A new study finds on average people could be ingesting approximately 5 grams of plastic every week, which is the equivalent weight of a credit card. The analysis No Plastic in Nature: Assessing Plastic Ingestion from Nature to People prepared by Dalberg, based on a study commissioned by WWF and carried out by University of Newcastle, Australia, suggests people are consuming about 2000 tiny pieces of plastic every week. That’s approximately 21 grams a month, just over 250 grams a year.
The University of Newcastle is the first global analysis to combine data from over 50 studies on the ingestion of microplastics by people. The findings are an important step towards understanding the impact of plastic pollution on humans. It also further confirms the urgent need to address the plastic system so that it does not pollute ecosystems in the first place.
“These findings must serve as a wake-up call to governments. Not only are plastics polluting our oceans and waterways and killing marine life - it’s in all of us and we can’t escape consuming plastics. Global action is urgent and essential to tackling this crisis,” said Marco Lambertini, WWF International Director General
“While research is investigating potential negative effects of plastic on human health, we are all clear that this is a worldwide problem that can only be solved by addressing the root cause of plastic pollution. If we don’t want plastic in our bodies, we need to stop the millions of tons of plastic that continue leaking into nature every year. In order to tackle the plastic crisis, we need urgent action at government, business and consumer levels, and a global treaty with global targets to address plastic pollution,” continued Lambertini.
The study demonstrated a wide range in ingestion patterns. Whilst being mindful of the limitations of this evolving field of research, initial findings point towards a global average ingestion rate of plastic by humans of approximately 5 grams per week.
The single largest source of plastic ingestion is through water, both bottled and tap, all over the world. Large regional variations are reflected again, with twice as much plastic found in the US or India than in European or Indonesian water. Of the consumables studied, those with the highest recorded plastic levels include shellfish, beer and salt. The findings of the report demonstrate that the problem of plastic pollution is a universal one and directly affecting people. Leakage of plastic into our environment and food chain has been met so far with an inadequate global response by governments.
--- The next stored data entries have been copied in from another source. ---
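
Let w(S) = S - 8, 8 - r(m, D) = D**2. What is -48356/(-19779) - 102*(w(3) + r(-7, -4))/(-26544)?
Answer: 209555785/87502296 ≈ 2.3949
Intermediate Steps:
r(m, D) = 8 - D**2
w(S) = -8 + S
-48356/(-19779) - 102*(w(3) + r(-7, -4))/(-26544) = -48356/(-19779) - 102*((-8 + 3) + (8 - 1*(-4)**2))/(-26544) = -48356*(-1/19779) - 102*(-5 + (8 - 1*16))*(-1/26544) = 48356/19779 - 102*(-5 + (8 - 16))*(-1/26544) = 48356/19779 - 102*(-5 - 8)*(-1/26544) = 48356/19779 - 102*(-13)*(-1/26544) = 48356/19779 + 1326*(-1/26544) = 48356/19779 - 221/4424 = 209555785/87502296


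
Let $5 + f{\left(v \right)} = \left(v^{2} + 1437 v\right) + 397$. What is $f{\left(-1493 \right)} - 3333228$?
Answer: $-3249228$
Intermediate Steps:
$f{\left(v \right)} = 392 + v^{2} + 1437 v$ ($f{\left(v \right)} = -5 + \left(\left(v^{2} + 1437 v\right) + 397\right) = -5 + \left(397 + v^{2} + 1437 v\right) = 392 + v^{2} + 1437 v$)
$f{\left(-1493 \right)} - 3333228 = \left(392 + \left(-1493\right)^{2} + 1437 \left(-1493\right)\right) - 3333228 = \left(392 + 2229049 - 2145441\right) - 3333228 = 84000 - 3333228 = -3249228$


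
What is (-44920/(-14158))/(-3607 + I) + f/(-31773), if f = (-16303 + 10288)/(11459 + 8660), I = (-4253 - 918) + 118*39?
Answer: -1181628142955/1574765057546604 ≈ -0.00075035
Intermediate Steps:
I = -569 (I = -5171 + 4602 = -569)
f = -6015/20119 ≈ -0.29897
(-44920/(-14158))/(-3607 + I) + f/(-31773) = (-44920/(-14158))/(-3607 - 569) - 6015/20119/(-31773) = -44920*(-1/14158)/(-4176) - 6015/20119*(-1/31773) = (22460/7079)*(-1/4176) + 2005/213080329 = -5615/7390476 + 2005/213080329 = -1181628142955/1574765057546604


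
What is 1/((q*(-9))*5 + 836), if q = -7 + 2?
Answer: 1/1061 ≈ 0.00094251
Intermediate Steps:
q = -5
1/((q*(-9))*5 + 836) = 1/(-5*(-9)*5 + 836) = 1/(45*5 + 836) = 1/(225 + 836) = 1/1061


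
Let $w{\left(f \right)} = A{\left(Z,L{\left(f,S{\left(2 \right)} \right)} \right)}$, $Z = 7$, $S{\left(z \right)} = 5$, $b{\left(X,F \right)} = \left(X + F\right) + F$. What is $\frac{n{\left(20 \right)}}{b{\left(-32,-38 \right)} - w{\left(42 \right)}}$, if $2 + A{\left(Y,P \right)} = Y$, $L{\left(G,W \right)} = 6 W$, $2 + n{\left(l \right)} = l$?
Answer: $- \frac{18}{113} \approx -0.15929$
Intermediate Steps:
$n{\left(l \right)} = -2 + l$
$b{\left(X,F \right)} = X + 2 F$ ($b{\left(X,F \right)} = \left(F + X\right) + F = X + 2 F$)
$A{\left(Y,P \right)} = -2 + Y$
$w{\left(f \right)} = 5$ ($w{\left(f \right)} = -2 + 7 = 5$)
$\frac{n{\left(20 \right)}}{b{\left(-32,-38 \right)} - w{\left(42 \right)}} = \frac{-2 + 20}{\left(-32 + 2 \left(-38\right)\right) - 5} = \frac{18}{\left(-32 - 76\right) - 5} = \frac{18}{-108 - 5} = \frac{18}{-113} = 18 \left(- \frac{1}{113}\right) = - \frac{18}{113}$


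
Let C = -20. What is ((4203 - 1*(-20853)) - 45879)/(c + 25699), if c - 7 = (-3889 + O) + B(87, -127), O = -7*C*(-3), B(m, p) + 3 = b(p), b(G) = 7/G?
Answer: -881507/905677 ≈ -0.97331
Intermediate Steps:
B(m, p) = -3 + 7/p
O = -420 (O = -7*(-20)*(-3) = 140*(-3) = -420)
c = -546742/127 (c = 7 + ((-3889 - 420) + (-3 + 7/(-127))) = 7 + (-4309 + (-3 + 7*(-1/127))) = 7 + (-4309 + (-3 - 7/127)) = 7 + (-4309 - 388/127) = 7 - 547631/127 = -546742/127 ≈ -4305.1)
((4203 - 1*(-20853)) - 45879)/(c + 25699) = ((4203 - 1*(-20853)) - 45879)/(-546742/127 + 25699) = ((4203 + 20853) - 45879)/(2717031/127) = (25056 - 45879)*(127/2717031) = -20823*127/2717031 = -881507/905677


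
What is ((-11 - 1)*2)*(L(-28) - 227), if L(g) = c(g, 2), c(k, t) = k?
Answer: 6120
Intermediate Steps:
L(g) = g
((-11 - 1)*2)*(L(-28) - 227) = ((-11 - 1)*2)*(-28 - 227) = -12*2*(-255) = -24*(-255) = 6120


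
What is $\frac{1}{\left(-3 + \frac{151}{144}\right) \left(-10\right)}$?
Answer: $\frac{72}{1405} \approx 0.051246$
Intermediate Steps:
$\frac{1}{\left(-3 + \frac{151}{144}\right) \left(-10\right)} = \frac{1}{\left(- \frac{281}{144}\right) \left(-10\right)} = \frac{1}{\frac{1405}{72}} = \frac{72}{1405}$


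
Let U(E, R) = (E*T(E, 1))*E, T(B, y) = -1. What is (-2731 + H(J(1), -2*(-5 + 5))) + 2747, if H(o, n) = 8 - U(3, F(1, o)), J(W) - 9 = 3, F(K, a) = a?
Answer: 33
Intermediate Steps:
U(E, R) = -E**2 (U(E, R) = (E*(-1))*E = (-E)*E = -E**2)
J(W) = 12 (J(W) = 9 + 3 = 12)
H(o, n) = 17 (H(o, n) = 8 - (-1)*3**2 = 8 - (-1)*9 = 8 - 1*(-9) = 8 + 9 = 17)
(-2731 + H(J(1), -2*(-5 + 5))) + 2747 = (-2731 + 17) + 2747 = -2714 + 2747 = 33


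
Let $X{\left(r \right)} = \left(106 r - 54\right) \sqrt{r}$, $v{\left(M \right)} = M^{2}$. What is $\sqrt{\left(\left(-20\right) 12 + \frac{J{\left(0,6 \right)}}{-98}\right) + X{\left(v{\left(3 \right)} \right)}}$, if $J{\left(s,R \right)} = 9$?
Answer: $\frac{\sqrt{482142}}{14} \approx 49.597$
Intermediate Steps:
$X{\left(r \right)} = \sqrt{r} \left(-54 + 106 r\right)$ ($X{\left(r \right)} = \left(-54 + 106 r\right) \sqrt{r} = \sqrt{r} \left(-54 + 106 r\right)$)
$\sqrt{\left(\left(-20\right) 12 + \frac{J{\left(0,6 \right)}}{-98}\right) + X{\left(v{\left(3 \right)} \right)}} = \sqrt{\left(\left(-20\right) 12 + \frac{9}{-98}\right) + \sqrt{3^{2}} \left(-54 + 106 \cdot 3^{2}\right)} = \sqrt{\left(-240 + 9 \left(- \frac{1}{98}\right)\right) + \sqrt{9} \left(-54 + 106 \cdot 9\right)} = \sqrt{\left(-240 - \frac{9}{98}\right) + 3 \left(-54 + 954\right)} = \sqrt{- \frac{23529}{98} + 3 \cdot 900} = \sqrt{- \frac{23529}{98} + 2700} = \sqrt{\frac{241071}{98}} = \frac{\sqrt{482142}}{14}$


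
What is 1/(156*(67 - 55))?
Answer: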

No Plastic in Nature: Assessing Plastic Ingestion from Nature to People calls for governments to step up and play a key role in ensuring the entire chain in the plastic system, from manufacturers to consumers, are held accountable to the common goal of ending plastic pollution. WWF is mobilising the public to support the global petition calling for a legally binding treaty on marine plastics pollution that has already garnered over 500,000 signatures. The treaty would establish national targets and transparent reporting mechanisms that extend to companies. Additionally, the treaty should provide for financial and technical support for low-income countries to scale up their waste management capacity.
"WWF-Laos sees the urgent need for action to reduce, reuse and recycle - especially our consumption of single-use plastic. To help achieve this goal, we have decided to ban single-use plastic at the WWF-Laos office. Anyone who brings it into our office will be fined" Somphone Bouasavanh, WWF-Laos Country Director. "We also want to serve as an example to other offices and people in Laos, spreading the knowledge that the impact of plastic on the environment and human is much larger than we can imagine. A small act of saying no to single use-plastic will help build a future where people live in harmony with nature" he added.
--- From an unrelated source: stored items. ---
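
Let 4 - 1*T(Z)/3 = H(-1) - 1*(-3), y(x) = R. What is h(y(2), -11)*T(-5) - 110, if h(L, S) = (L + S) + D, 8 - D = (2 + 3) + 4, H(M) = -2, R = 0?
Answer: -218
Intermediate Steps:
y(x) = 0
D = -1 (D = 8 - ((2 + 3) + 4) = 8 - (5 + 4) = 8 - 1*9 = 8 - 9 = -1)
T(Z) = 9 (T(Z) = 12 - 3*(-2 - 1*(-3)) = 12 - 3*(-2 + 3) = 12 - 3*1 = 12 - 3 = 9)
h(L, S) = -1 + L + S (h(L, S) = (L + S) - 1 = -1 + L + S)
h(y(2), -11)*T(-5) - 110 = (-1 + 0 - 11)*9 - 110 = -12*9 - 110 = -108 - 110 = -218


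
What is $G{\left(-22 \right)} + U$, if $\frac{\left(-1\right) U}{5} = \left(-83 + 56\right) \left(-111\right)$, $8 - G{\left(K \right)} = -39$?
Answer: $-14938$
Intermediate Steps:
$G{\left(K \right)} = 47$ ($G{\left(K \right)} = 8 - -39 = 8 + 39 = 47$)
$U = -14985$ ($U = - 5 \left(-83 + 56\right) \left(-111\right) = - 5 \left(\left(-27\right) \left(-111\right)\right) = \left(-5\right) 2997 = -14985$)
$G{\left(-22 \right)} + U = 47 - 14985 = -14938$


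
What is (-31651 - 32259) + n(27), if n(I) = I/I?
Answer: -63909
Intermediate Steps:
n(I) = 1
(-31651 - 32259) + n(27) = (-31651 - 32259) + 1 = -63910 + 1 = -63909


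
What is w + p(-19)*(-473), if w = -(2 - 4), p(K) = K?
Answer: 8989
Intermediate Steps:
w = 2 (w = -1*(-2) = 2)
w + p(-19)*(-473) = 2 - 19*(-473) = 2 + 8987 = 8989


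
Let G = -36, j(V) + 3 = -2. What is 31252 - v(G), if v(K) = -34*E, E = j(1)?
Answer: 31082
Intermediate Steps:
j(V) = -5 (j(V) = -3 - 2 = -5)
E = -5
v(K) = 170 (v(K) = -34*(-5) = 170)
31252 - v(G) = 31252 - 1*170 = 31252 - 170 = 31082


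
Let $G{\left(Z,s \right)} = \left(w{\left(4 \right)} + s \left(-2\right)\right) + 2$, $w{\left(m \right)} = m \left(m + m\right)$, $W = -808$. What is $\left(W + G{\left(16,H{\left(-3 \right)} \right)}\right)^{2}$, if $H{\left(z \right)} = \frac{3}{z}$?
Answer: $595984$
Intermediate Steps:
$w{\left(m \right)} = 2 m^{2}$ ($w{\left(m \right)} = m 2 m = 2 m^{2}$)
$G{\left(Z,s \right)} = 34 - 2 s$ ($G{\left(Z,s \right)} = \left(2 \cdot 4^{2} + s \left(-2\right)\right) + 2 = \left(2 \cdot 16 - 2 s\right) + 2 = \left(32 - 2 s\right) + 2 = 34 - 2 s$)
$\left(W + G{\left(16,H{\left(-3 \right)} \right)}\right)^{2} = \left(-808 + \left(34 - 2 \frac{3}{-3}\right)\right)^{2} = \left(-808 + \left(34 - 2 \cdot 3 \left(- \frac{1}{3}\right)\right)\right)^{2} = \left(-808 + \left(34 - -2\right)\right)^{2} = \left(-808 + \left(34 + 2\right)\right)^{2} = \left(-808 + 36\right)^{2} = \left(-772\right)^{2} = 595984$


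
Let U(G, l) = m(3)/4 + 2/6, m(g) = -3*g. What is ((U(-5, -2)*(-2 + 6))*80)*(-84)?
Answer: 51520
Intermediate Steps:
U(G, l) = -23/12 (U(G, l) = -3*3/4 + 2/6 = -9*¼ + 2*(⅙) = -9/4 + ⅓ = -23/12)
((U(-5, -2)*(-2 + 6))*80)*(-84) = (-23*(-2 + 6)/12*80)*(-84) = (-23/12*4*80)*(-84) = -23/3*80*(-84) = -1840/3*(-84) = 51520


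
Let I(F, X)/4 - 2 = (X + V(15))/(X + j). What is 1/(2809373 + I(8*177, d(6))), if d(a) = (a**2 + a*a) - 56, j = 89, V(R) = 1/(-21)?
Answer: 441/1238937289 ≈ 3.5595e-7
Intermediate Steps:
V(R) = -1/21
d(a) = -56 + 2*a**2 (d(a) = (a**2 + a**2) - 56 = 2*a**2 - 56 = -56 + 2*a**2)
I(F, X) = 8 + 4*(-1/21 + X)/(89 + X) (I(F, X) = 8 + 4*((X - 1/21)/(X + 89)) = 8 + 4*((-1/21 + X)/(89 + X)) = 8 + 4*(-1/21 + X)/(89 + X))
1/(2809373 + I(8*177, d(6))) = 1/(2809373 + 4*(3737 + 63*(-56 + 2*6**2))/(21*(89 + (-56 + 2*6**2)))) = 1/(2809373 + 4*(3737 + 63*(-56 + 2*36))/(21*(89 + (-56 + 2*36)))) = 1/(2809373 + 4*(3737 + 63*(-56 + 72))/(21*(89 + (-56 + 72)))) = 1/(2809373 + 4*(3737 + 63*16)/(21*(89 + 16))) = 1/(2809373 + (4/21)*(3737 + 1008)/105) = 1/(2809373 + (4/21)*(1/105)*4745) = 1/(2809373 + 3796/441) = 1/(1238937289/441) = 441/1238937289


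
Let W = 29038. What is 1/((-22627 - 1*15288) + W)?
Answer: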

Ingestion is just one aspect of a much wider plastics crisis. Plastic pollution is a major threat to wildlife, not only through microplastic ingestion but via entanglement and habitat destruction. Plastic pollution also has damaging economic consequences, with the UN Environment Programme (UNEP) estimating its annual economic impact on the ocean economy at US$8 billion.
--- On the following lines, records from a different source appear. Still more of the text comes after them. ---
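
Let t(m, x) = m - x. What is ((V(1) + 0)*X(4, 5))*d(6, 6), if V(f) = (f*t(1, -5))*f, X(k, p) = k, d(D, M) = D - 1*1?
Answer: 120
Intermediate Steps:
d(D, M) = -1 + D (d(D, M) = D - 1 = -1 + D)
V(f) = 6*f**2 (V(f) = (f*(1 - 1*(-5)))*f = (f*(1 + 5))*f = (f*6)*f = (6*f)*f = 6*f**2)
((V(1) + 0)*X(4, 5))*d(6, 6) = ((6*1**2 + 0)*4)*(-1 + 6) = ((6*1 + 0)*4)*5 = ((6 + 0)*4)*5 = (6*4)*5 = 24*5 = 120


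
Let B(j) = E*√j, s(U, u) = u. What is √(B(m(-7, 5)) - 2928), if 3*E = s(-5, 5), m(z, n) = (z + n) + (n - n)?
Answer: √(-26352 + 15*I*√2)/3 ≈ 0.02178 + 54.111*I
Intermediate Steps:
m(z, n) = n + z (m(z, n) = (n + z) + 0 = n + z)
E = 5/3 (E = (⅓)*5 = 5/3 ≈ 1.6667)
B(j) = 5*√j/3
√(B(m(-7, 5)) - 2928) = √(5*√(5 - 7)/3 - 2928) = √(5*√(-2)/3 - 2928) = √(5*(I*√2)/3 - 2928) = √(5*I*√2/3 - 2928) = √(-2928 + 5*I*√2/3)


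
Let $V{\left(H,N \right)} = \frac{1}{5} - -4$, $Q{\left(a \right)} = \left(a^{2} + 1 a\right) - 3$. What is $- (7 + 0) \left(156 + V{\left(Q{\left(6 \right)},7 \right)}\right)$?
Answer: $- \frac{5607}{5} \approx -1121.4$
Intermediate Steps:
$Q{\left(a \right)} = -3 + a + a^{2}$ ($Q{\left(a \right)} = \left(a^{2} + a\right) - 3 = \left(a + a^{2}\right) - 3 = -3 + a + a^{2}$)
$V{\left(H,N \right)} = \frac{21}{5}$ ($V{\left(H,N \right)} = \frac{1}{5} + 4 = \frac{21}{5}$)
$- (7 + 0) \left(156 + V{\left(Q{\left(6 \right)},7 \right)}\right) = - (7 + 0) \left(156 + \frac{21}{5}\right) = \left(-1\right) 7 \cdot \frac{801}{5} = \left(-7\right) \frac{801}{5} = - \frac{5607}{5}$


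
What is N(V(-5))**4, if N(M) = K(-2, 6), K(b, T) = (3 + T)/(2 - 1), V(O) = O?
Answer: 6561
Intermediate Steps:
K(b, T) = 3 + T (K(b, T) = (3 + T)/1 = (3 + T)*1 = 3 + T)
N(M) = 9 (N(M) = 3 + 6 = 9)
N(V(-5))**4 = 9**4 = 6561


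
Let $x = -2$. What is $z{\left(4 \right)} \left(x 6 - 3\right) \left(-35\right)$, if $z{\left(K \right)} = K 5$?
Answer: $10500$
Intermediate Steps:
$z{\left(K \right)} = 5 K$
$z{\left(4 \right)} \left(x 6 - 3\right) \left(-35\right) = 5 \cdot 4 \left(\left(-2\right) 6 - 3\right) \left(-35\right) = 20 \left(-12 - 3\right) \left(-35\right) = 20 \left(-15\right) \left(-35\right) = \left(-300\right) \left(-35\right) = 10500$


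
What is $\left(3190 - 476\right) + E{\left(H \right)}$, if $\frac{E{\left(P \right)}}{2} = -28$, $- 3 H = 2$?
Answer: $2658$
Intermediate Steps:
$H = - \frac{2}{3}$ ($H = \left(- \frac{1}{3}\right) 2 = - \frac{2}{3} \approx -0.66667$)
$E{\left(P \right)} = -56$ ($E{\left(P \right)} = 2 \left(-28\right) = -56$)
$\left(3190 - 476\right) + E{\left(H \right)} = \left(3190 - 476\right) - 56 = 2714 - 56 = 2658$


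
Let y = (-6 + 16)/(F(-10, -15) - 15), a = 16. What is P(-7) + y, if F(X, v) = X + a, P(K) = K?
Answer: -73/9 ≈ -8.1111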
“While the awareness of microplastics and their impact on the environment is increasing, this study has helped to provide an accurate calculation of ingestion rates for the first time. Developing a method for transforming counts of microplastic particles into masses will help determine the potential toxicological risks for humans moving forward,” comments Dr Thava Palanisami, project co-lead and microplastics researcher at the University of Newcastle.